OnBid, an on line Korean language based South Korean facility, is "the required venue for public notifications regarding the management or disposition of national/public assets or properties" in that country. But chiefly, in conjunction with this, it was designed to facilitate the online trading of property owned by public-sector entities in South Korea. It went into operation in October [2002] and is managed by the Korean Asset Management Company (KAMCO), itself a government run company in South Korea.

As of the end of 2006 some 5,000 public sector institutions and 333,000 private sector individuals and organizations had already become OnBid members.

==Antecedents==
As of 2003 OnBid was being used as a place where information could be stored and gleaned as regards the property owned by the then 234 provincial and government organizations as well as the Korea Land Corporation, for purposes of auctioning and leasing it.

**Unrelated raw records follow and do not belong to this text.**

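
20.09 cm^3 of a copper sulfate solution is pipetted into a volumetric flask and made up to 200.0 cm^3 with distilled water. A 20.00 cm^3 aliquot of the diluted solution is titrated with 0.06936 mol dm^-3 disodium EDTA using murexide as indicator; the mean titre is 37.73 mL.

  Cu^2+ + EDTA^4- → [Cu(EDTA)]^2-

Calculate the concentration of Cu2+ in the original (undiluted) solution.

n(EDTA) = 0.03773 × 0.06936 = 2.617 × 10^-3 mol
n(Cu2+) in the aliquot = 2.617 × 10^-3 mol (1:1 ratio)
[Cu2+]_dilute = 2.617 × 10^-3 / 0.02000 = 0.1308 mol/L
Dilution factor = 200.0 / 20.09 = 9.955
[Cu2+]_stock = 0.1308 × 9.955 = 1.303 mol/L

1.303 mol/L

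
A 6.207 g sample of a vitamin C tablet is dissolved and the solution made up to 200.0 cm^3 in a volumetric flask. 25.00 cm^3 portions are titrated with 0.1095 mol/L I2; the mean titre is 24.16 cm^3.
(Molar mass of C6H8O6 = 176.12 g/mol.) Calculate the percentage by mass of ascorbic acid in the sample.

60.05 %

C6H8O6 + I2 → C6H6O6 + 2 HI
n(I2) per titration = 0.02416 × 0.1095 = 2.646 × 10^-3 mol
n(C6H8O6) in each aliquot = 2.646 × 10^-3 mol (1:1 ratio)
n(C6H8O6) in the whole flask = 2.646 × 10^-3 × 200.0/25.00 = 0.02116 mol
mass of C6H8O6 = 0.02116 × 176.12 = 3.727 g
% C6H8O6 = 3.727 / 6.207 × 100 = 60.05 %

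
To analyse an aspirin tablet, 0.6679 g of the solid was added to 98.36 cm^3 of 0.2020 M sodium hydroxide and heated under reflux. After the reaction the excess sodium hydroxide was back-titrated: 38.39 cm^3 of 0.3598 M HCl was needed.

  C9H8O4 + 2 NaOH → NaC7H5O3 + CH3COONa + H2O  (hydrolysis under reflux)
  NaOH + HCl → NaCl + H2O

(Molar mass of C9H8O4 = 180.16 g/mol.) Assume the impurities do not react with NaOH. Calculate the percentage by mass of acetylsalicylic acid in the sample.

81.68 %

n(NaOH) added = 0.09836 × 0.2020 = 0.01987 mol
n(HCl) used in back-titration = 0.03839 × 0.3598 = 0.01381 mol
n(NaOH) left over = 0.01381 mol (1:1 ratio)
n(NaOH) consumed by analyte = 0.01987 − 0.01381 = 6.056 × 10^-3 mol
From the 1:2 ratio, n(C9H8O4) = 1/2 × 6.056 × 10^-3 = 3.028 × 10^-3 mol
mass of C9H8O4 = 3.028 × 10^-3 × 180.16 = 0.5455 g
% C9H8O4 = 0.5455 / 0.6679 × 100 = 81.68 %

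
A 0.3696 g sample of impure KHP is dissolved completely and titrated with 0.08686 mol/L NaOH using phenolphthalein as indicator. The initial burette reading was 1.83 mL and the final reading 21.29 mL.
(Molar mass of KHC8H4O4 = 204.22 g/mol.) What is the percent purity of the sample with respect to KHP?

93.40 %

KHC8H4O4 + NaOH → KNaC8H4O4 + H2O
n(NaOH) = 0.01946 L × 0.08686 mol/L = 1.690 × 10^-3 mol
n(KHC8H4O4) = 1.690 × 10^-3 mol (1:1 ratio)
mass of KHC8H4O4 = 1.690 × 10^-3 × 204.22 g/mol = 0.3452 g
% KHC8H4O4 = 0.3452 / 0.3696 × 100 = 93.40 %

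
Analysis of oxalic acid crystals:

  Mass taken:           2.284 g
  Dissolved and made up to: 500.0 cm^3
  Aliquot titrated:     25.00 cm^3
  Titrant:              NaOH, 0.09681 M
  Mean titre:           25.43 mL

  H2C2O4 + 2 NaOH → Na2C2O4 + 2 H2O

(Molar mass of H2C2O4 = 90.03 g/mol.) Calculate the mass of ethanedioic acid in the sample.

n(NaOH) per titration = 0.02543 × 0.09681 = 2.462 × 10^-3 mol
From the 1:2 ratio, n(H2C2O4) in each aliquot = 1/2 × 2.462 × 10^-3 = 1.231 × 10^-3 mol
n(H2C2O4) in the whole flask = 1.231 × 10^-3 × 500.0/25.00 = 0.02462 mol
mass of H2C2O4 = 0.02462 × 90.03 = 2.216 g

2.216 g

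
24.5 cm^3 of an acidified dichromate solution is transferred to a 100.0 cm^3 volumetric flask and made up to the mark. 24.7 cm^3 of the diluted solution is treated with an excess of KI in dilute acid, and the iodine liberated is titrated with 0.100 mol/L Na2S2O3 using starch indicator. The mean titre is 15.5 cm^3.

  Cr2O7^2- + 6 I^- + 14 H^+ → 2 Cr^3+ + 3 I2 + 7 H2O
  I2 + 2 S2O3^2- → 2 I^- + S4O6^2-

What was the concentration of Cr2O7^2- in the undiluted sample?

0.0427 mol/L

n(S2O3^2-) = 0.0155 × 0.100 = 1.55 × 10^-3 mol
n(I2) = n(S2O3^2-)/2 = 7.75 × 10^-4 mol
From the 1:3 ratio, n(Cr2O7^2-) in the aliquot = 1/3 × 7.75 × 10^-4 = 2.58 × 10^-4 mol
[Cr2O7^2-]_dilute = 2.58 × 10^-4 / 0.0247 = 0.0105 mol/L
[Cr2O7^2-]_original = 0.0105 × 100.0/24.5 = 0.0427 mol/L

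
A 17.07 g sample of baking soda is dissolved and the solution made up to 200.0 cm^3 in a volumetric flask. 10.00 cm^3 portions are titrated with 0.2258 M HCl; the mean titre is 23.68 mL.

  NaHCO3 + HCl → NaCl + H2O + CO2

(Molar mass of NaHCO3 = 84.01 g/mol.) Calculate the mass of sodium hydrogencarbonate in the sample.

n(HCl) per titration = 0.02368 × 0.2258 = 5.347 × 10^-3 mol
n(NaHCO3) in each aliquot = 5.347 × 10^-3 mol (1:1 ratio)
n(NaHCO3) in the whole flask = 5.347 × 10^-3 × 200.0/10.00 = 0.1069 mol
mass of NaHCO3 = 0.1069 × 84.01 = 8.984 g

8.984 g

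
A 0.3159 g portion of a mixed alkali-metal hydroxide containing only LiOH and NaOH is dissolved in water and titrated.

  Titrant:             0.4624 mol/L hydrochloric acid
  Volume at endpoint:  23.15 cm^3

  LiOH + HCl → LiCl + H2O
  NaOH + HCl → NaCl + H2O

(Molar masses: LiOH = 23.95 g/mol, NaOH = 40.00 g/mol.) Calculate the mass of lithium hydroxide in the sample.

n(HCl) = 0.02315 × 0.4624 = 0.01070 mol
Let x = n(LiOH), y = n(NaOH).
Titrant: 1x + 1y = 0.01070;  mass: 23.95x + 40.00y = 0.3159
Solving, x = 6.996 × 10^-3 mol, y = 3.709 × 10^-3 mol
mass of LiOH = 6.996 × 10^-3 × 23.95 = 0.1675 g

0.1675 g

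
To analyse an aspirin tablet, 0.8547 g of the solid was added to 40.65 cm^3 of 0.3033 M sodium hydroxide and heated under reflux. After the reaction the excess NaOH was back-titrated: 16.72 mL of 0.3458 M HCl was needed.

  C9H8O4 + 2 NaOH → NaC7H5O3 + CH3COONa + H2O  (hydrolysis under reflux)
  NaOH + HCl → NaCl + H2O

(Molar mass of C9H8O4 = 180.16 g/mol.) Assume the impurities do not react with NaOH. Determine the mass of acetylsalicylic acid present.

0.5898 g

n(NaOH) added = 0.04065 × 0.3033 = 0.01233 mol
n(HCl) used in back-titration = 0.01672 × 0.3458 = 5.782 × 10^-3 mol
n(NaOH) left over = 5.782 × 10^-3 mol (1:1 ratio)
n(NaOH) consumed by analyte = 0.01233 − 5.782 × 10^-3 = 6.547 × 10^-3 mol
From the 1:2 ratio, n(C9H8O4) = 1/2 × 6.547 × 10^-3 = 3.274 × 10^-3 mol
mass of C9H8O4 = 3.274 × 10^-3 × 180.16 = 0.5898 g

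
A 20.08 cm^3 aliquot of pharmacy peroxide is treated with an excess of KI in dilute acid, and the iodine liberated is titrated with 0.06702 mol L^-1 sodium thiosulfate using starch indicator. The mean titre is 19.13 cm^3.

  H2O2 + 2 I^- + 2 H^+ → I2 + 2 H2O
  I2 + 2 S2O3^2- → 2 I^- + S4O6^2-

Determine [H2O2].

0.03192 mol/L

n(S2O3^2-) = 0.01913 × 0.06702 = 1.282 × 10^-3 mol
n(I2) = n(S2O3^2-)/2 = 6.410 × 10^-4 mol
n(H2O2) in the aliquot = 6.410 × 10^-4 mol (1:1 ratio)
[H2O2] = 6.410 × 10^-4 / 0.02008 = 0.03192 mol/L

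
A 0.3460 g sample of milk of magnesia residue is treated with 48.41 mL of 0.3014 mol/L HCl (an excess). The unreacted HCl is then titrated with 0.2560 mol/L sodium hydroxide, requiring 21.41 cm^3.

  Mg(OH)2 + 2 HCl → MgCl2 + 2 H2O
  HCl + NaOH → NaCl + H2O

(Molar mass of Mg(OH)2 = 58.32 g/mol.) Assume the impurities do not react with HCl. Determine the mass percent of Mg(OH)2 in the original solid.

n(HCl) added = 0.04841 × 0.3014 = 0.01459 mol
n(NaOH) used in back-titration = 0.02141 × 0.2560 = 5.481 × 10^-3 mol
n(HCl) left over = 5.481 × 10^-3 mol (1:1 ratio)
n(HCl) consumed by analyte = 0.01459 − 5.481 × 10^-3 = 9.110 × 10^-3 mol
From the 1:2 ratio, n(Mg(OH)2) = 1/2 × 9.110 × 10^-3 = 4.555 × 10^-3 mol
mass of Mg(OH)2 = 4.555 × 10^-3 × 58.32 = 0.2656 g
% Mg(OH)2 = 0.2656 / 0.3460 × 100 = 76.78 %

76.78 %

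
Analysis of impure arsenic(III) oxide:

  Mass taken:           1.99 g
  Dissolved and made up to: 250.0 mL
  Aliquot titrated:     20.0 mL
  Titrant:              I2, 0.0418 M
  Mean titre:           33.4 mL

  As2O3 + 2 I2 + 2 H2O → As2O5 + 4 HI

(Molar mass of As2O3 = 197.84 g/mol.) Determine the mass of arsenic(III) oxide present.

1.73 g

n(I2) per titration = 0.0334 × 0.0418 = 1.40 × 10^-3 mol
From the 1:2 ratio, n(As2O3) in each aliquot = 1/2 × 1.40 × 10^-3 = 6.98 × 10^-4 mol
n(As2O3) in the whole flask = 6.98 × 10^-4 × 250.0/20.0 = 8.73 × 10^-3 mol
mass of As2O3 = 8.73 × 10^-3 × 197.84 = 1.73 g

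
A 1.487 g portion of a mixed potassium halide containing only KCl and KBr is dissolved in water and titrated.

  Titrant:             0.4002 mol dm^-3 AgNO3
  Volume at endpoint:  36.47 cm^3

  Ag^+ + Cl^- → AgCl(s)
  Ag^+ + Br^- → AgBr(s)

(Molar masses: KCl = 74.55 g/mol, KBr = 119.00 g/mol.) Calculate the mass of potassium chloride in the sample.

0.4190 g

n(AgNO3) = 0.03647 × 0.4002 = 0.01460 mol
Let x = n(KCl), y = n(KBr).
Titrant: 1x + 1y = 0.01460;  mass: 74.55x + 119.00y = 1.487
Solving, x = 5.621 × 10^-3 mol, y = 8.975 × 10^-3 mol
mass of KCl = 5.621 × 10^-3 × 74.55 = 0.4190 g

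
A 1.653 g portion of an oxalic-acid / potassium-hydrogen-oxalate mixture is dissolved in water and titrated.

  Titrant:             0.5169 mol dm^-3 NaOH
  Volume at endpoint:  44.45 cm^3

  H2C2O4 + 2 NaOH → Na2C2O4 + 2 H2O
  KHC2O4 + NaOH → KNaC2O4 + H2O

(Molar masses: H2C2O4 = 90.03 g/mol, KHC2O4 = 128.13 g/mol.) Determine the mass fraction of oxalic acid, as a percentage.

n(NaOH) = 0.04445 × 0.5169 = 0.02298 mol
Let x = n(H2C2O4), y = n(KHC2O4).
Titrant: 2x + 1y = 0.02298;  mass: 90.03x + 128.13y = 1.653
Solving, x = 7.766 × 10^-3 mol, y = 7.444 × 10^-3 mol
mass of H2C2O4 = 7.766 × 10^-3 × 90.03 = 0.6992 g
% H2C2O4 = 0.6992 / 1.653 × 100 = 42.30 %

42.30 %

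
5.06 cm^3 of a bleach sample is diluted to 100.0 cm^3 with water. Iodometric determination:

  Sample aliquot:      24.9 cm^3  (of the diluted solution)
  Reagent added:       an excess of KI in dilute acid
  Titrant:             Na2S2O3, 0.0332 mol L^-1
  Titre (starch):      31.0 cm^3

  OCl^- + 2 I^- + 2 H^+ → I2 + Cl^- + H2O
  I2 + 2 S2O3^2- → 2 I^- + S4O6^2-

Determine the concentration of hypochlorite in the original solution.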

== From Offline to Online Auctions ==
In 2004 KAMCO decided to cease all offline auctions of property and move it all to the OnBid site where bidding and selling could be done online.

== Interface ==
In order to facilitate immediate communication, essential for the auctioneering process, the use of short message servicing is also used. Also for those not familiar with the Internet, a proxy bid system was also introduced via which online bidding could be effected.

== Future development ==
The OnBid site is managed by KAMCO but the organization continues to seek partnership with online real estate companies and also to offer its facilities to other financial institutions through business relationship. Ultimately OnBid is expected to play an increasingly important role in real estate e-commerce.